A Texas judge’s ruling that the Affordable Care Act is unconstitutional left many Connecticut lawmakers and health care officials scrambling, both to express their outrage at the decision and to assure residents that their insurance coverage would not be going away anytime soon.
U.S. District Judge Reed O’Connor’s Dec. 14 ruling involves a lawsuit brought by 20 Republican attorneys general, including Texas’ Ken Paxton. O’Connor agreed with the group’s argument that all of the Affordable Care Act, also known as Obamacare, is unconstitutional due to a recent change in federal tax law.
That change, upheld by the U.S. Supreme Court, held that the ACA’s individual mandate, which levied a financial penalty on those who did not have health insurance coverage, could be interpreted as a tax.
Once Congress set that tax at zero dollars, the Texas coalition claimed the rest of the law was no longer constitutional.
Over the weekend Access Health CT (AHCT) announced an extension for the 2019 health insurance open enrollment period, from Dec. 15 to Jan. 15. Customers who signed up for health insurance plans through AHCT by the Dec. 15 deadline will have coverage that starts Jan. 1, while those who enroll by Jan. 15 will have coverage that begins Feb. 1.
“We are committed to upholding the ACA and the support it provides to the residents of our state,” said AHCT CEO James Michel. “We will not let this news get in the way of fulfilling our mission to reduce the rate of the uninsured and help Connecticut residents get health insurance coverage for them and their families.”
AHCT also extended its open enrollment deadline last year, though that was by just one week and was due to the exchange’s two carriers, Anthem and ConnectiCare, agreeing to continue offering plans on AHCT through 2018.
“With this extension,” Michel said, “Access Health CT is encouraging customers who are currently covered by an insurance plan for 2019 to come and evaluate their options as they may find savings or lower premiums by choosing a different plan that better fits their needs and budget.”
Michel noted that AHCT customers who were automatically enrolled in coverage for 2019 may find a plan that better fits their needs. If they want to make a change after Dec. 15, they can, with the new plan again having a start date of Feb. 1.

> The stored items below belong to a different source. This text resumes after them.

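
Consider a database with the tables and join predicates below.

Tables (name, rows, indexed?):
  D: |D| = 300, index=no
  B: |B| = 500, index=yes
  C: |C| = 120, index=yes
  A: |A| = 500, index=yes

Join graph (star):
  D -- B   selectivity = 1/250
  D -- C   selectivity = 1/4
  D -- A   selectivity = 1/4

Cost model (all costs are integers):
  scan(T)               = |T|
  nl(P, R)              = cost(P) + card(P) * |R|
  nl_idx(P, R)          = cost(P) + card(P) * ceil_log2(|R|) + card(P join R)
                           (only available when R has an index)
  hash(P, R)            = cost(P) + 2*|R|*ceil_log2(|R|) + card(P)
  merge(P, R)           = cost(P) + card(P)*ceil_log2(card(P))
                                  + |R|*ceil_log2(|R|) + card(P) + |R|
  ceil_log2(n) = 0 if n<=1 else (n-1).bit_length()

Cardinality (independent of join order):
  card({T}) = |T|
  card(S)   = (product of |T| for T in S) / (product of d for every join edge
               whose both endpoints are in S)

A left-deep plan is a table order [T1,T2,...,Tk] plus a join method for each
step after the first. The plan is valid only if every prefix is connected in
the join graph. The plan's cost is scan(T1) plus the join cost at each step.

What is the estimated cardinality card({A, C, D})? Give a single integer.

1125000

Tables in S: A(500), C(120), D(300)
Edges inside S: D-C(d=4), D-A(d=4)
numerator = 500 * 120 * 300 = 18000000
denominator = 4 * 4 = 16
card(S) = 18000000 / 16 = 1125000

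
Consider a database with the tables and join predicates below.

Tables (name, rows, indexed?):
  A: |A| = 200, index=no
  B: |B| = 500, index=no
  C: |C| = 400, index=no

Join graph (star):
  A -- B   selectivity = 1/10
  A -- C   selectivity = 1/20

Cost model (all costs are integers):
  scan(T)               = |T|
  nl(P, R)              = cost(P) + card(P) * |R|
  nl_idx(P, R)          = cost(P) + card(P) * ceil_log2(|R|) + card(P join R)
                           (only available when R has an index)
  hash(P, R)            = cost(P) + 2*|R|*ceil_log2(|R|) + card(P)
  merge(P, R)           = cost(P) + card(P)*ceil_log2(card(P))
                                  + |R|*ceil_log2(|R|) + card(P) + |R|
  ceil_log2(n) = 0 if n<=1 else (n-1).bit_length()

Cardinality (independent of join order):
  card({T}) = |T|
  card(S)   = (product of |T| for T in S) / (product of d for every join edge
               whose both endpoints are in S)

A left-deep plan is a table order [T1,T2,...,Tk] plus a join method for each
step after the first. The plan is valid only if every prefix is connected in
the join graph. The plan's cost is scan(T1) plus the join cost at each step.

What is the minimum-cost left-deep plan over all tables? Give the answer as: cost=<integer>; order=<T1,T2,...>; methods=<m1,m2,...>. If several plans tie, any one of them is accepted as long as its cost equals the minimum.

Selinger DP (subsets sized 1..n):
  {A}: scan cost=200, card=200
  {B}: scan cost=500, card=500
  {C}: scan cost=400, card=400
  {AB}: card=10000; try (A,hash)→4200, (B,merge)→7000, (A,merge)→7300, (B,hash)→9400, (B,nl)→100200, (A,nl)→100500; best=4200 via (A,hash)
  {AC}: card=4000; try (A,hash)→4000, (C,merge)→6000, (A,merge)→6200, (C,hash)→7600, (C,nl)→80200, (A,nl)→80400; best=4000 via (A,hash)
  {ABC}: card=200000; try (B,hash)→17000, (C,hash)→21400, (B,merge)→61000, (C,merge)→158200, (B,nl)→2004000, (C,nl)→4004200; best=17000 via (B,hash)

cost=17000; order=C,A,B; methods=hash,hash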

Meanwhile, Connecticut Democrats blasted the Texas ruling, with Gov. Dannel Malloy noting that should the decision stand, those with pre-existing conditions would once again be denied coverage when they get sick.
“Republicans in Washington and Connecticut have spent years trying to do exactly what this ruling would impose,” Malloy tweeted. “It’s nothing short of despicable, and Connecticut will fight in court to preserve the #ACA.”
“This is a five-alarm fire,” said U.S. Sen. Chris Murphy. “Republicans just blew up our health care system. The anti-health care zealots in the Republican Party are intentionally ripping health care away from the working poor, increasing costs on seniors and making insurance harder to afford for people with preexisting conditions.
“Don’t be fooled,” Murphy continued. “This rests 100 percent on the shoulders of President Trump and Republicans in Congress who empower him. Trump took the extraordinary step of sending his lawyers to argue to end health coverage for 20 million people and he got his wish. Not a single Senate Republican challenged him and now they own this disaster as much as he does.”
“I was surprised and disappointed” by the Texas ruling, Dr. John Murphy, president and CEO of the Western Connecticut Health Network, told the Business Journal. “The inevitable result could be, if the ruling stands, an increase in the number of uninsured.”
Murphy noted that the Congressional Budget Office earlier this year said that up to 4 million fewer people would sign up on the exchanges for 2019 as a result of the elimination of the individual mandate. Early estimates have held that less than 2 million people have taken that route, though that still represents a 17 percent decrease from 2018.
A spokesperson for AHCT said that, while numbers through Dec. 15 had not been finalized, such a decrease was not obvious within the state.
Attorneys general from 17 states defending the ACA in the Texas lawsuit, including Connecticut Attorney General George Jepsen, said they are preparing to challenge the decision – something the White House acknowledged would likely occur.
“We expect this ruling will be appealed to the Supreme Court,” the White House said in a statement. “Pending the appeal process, the law remains in place.”
Murphy also said he believed the Texas ruling would be appealed.
Should the ACA truly be eliminated as a whole, Murphy said, “The question becomes, what do you put in its place? Next month you’ll have a Democrat-controlled House and a Republican-controlled Senate. I don’t really see a solution emerging from those two divergently opposed positions.”